CNN puts President Obama about nine points ahead of Mitt Romney in the crucial state of Pennsylvania.
Damn! One of the police officers who involved singer Fiona Apple's hash arrest does not approve of how Apple tried to call him and his colleagues out during a recent concert, so the officer, Drug Wars filmmaker and former Glenn Beck guest Rusty Fleming, wrote Apple a letter. This is how it opens: "First, Honey, I'm already more famous than you, I don't need your help. However, it would appear that you need mine." Conservatives know how to throw shade with the best of them.

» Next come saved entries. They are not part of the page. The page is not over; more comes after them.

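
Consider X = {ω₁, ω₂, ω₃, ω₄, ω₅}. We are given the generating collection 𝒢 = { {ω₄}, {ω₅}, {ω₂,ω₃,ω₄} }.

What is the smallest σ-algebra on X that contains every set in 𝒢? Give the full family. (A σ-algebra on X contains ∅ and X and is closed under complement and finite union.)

Seed the family with 𝒢 together with ∅ and X: { {}, {ω₄}, {ω₅}, {ω₂,ω₃,ω₄}, X }.
Round 1: 5 new —
  {ω₁,ω₅}  = ᶜ of {ω₂,ω₃,ω₄}
  {ω₄,ω₅}  = {ω₄} ∪ {ω₅}
  {ω₁,ω₂,ω₃,ω₄}  = ᶜ of {ω₅}
  {ω₁,ω₂,ω₃,ω₅}  = ᶜ of {ω₄}
  {ω₂,ω₃,ω₄,ω₅}  = {ω₂,ω₃,ω₄} ∪ {ω₅}
  — 10 sets.
Round 2: 3 new —
  {ω₁}  = ᶜ of {ω₂,ω₃,ω₄,ω₅}
  {ω₁,ω₂,ω₃}  = ᶜ of {ω₄,ω₅}
  {ω₁,ω₄,ω₅}  = {ω₄,ω₅} ∪ {ω₁,ω₅}
  — 13 sets.
Round 3 adds 2:
  {ω₁,ω₄}  = {ω₄} ∪ {ω₁}
  {ω₂,ω₃}  = ᶜ of {ω₁,ω₄,ω₅}
  — 15 sets.
Round 4 adds 1:
  {ω₂,ω₃,ω₅}  = ᶜ of {ω₁,ω₄}
  — 16 sets.
Round 5: stable.

Therefore σ(𝒢) = { {}, {ω₁}, {ω₄}, {ω₅}, {ω₁,ω₄}, {ω₁,ω₅}, {ω₂,ω₃}, {ω₄,ω₅}, {ω₁,ω₂,ω₃}, {ω₁,ω₄,ω₅}, {ω₂,ω₃,ω₄}, {ω₂,ω₃,ω₅}, {ω₁,ω₂,ω₃,ω₄}, {ω₁,ω₂,ω₃,ω₅}, {ω₂,ω₃,ω₄,ω₅}, X } (|σ(𝒢)| = 16).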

Does Aaron Paul's girlfriend deserve all his love?
The Chemistry Between Us claims that love is simply an addictive chemical imbalance. No word how specific it gets on same-sex sexing, but here's a summation on the straight, er, bits: "[The book] claim that sex
tricks women into "babysitting" the men they love – nurturing them as
they would their own infants, thanks to the goodly amounts of oxytocin
released during the sex act by men hitting the cervix with their large
penises and playing with their breasts."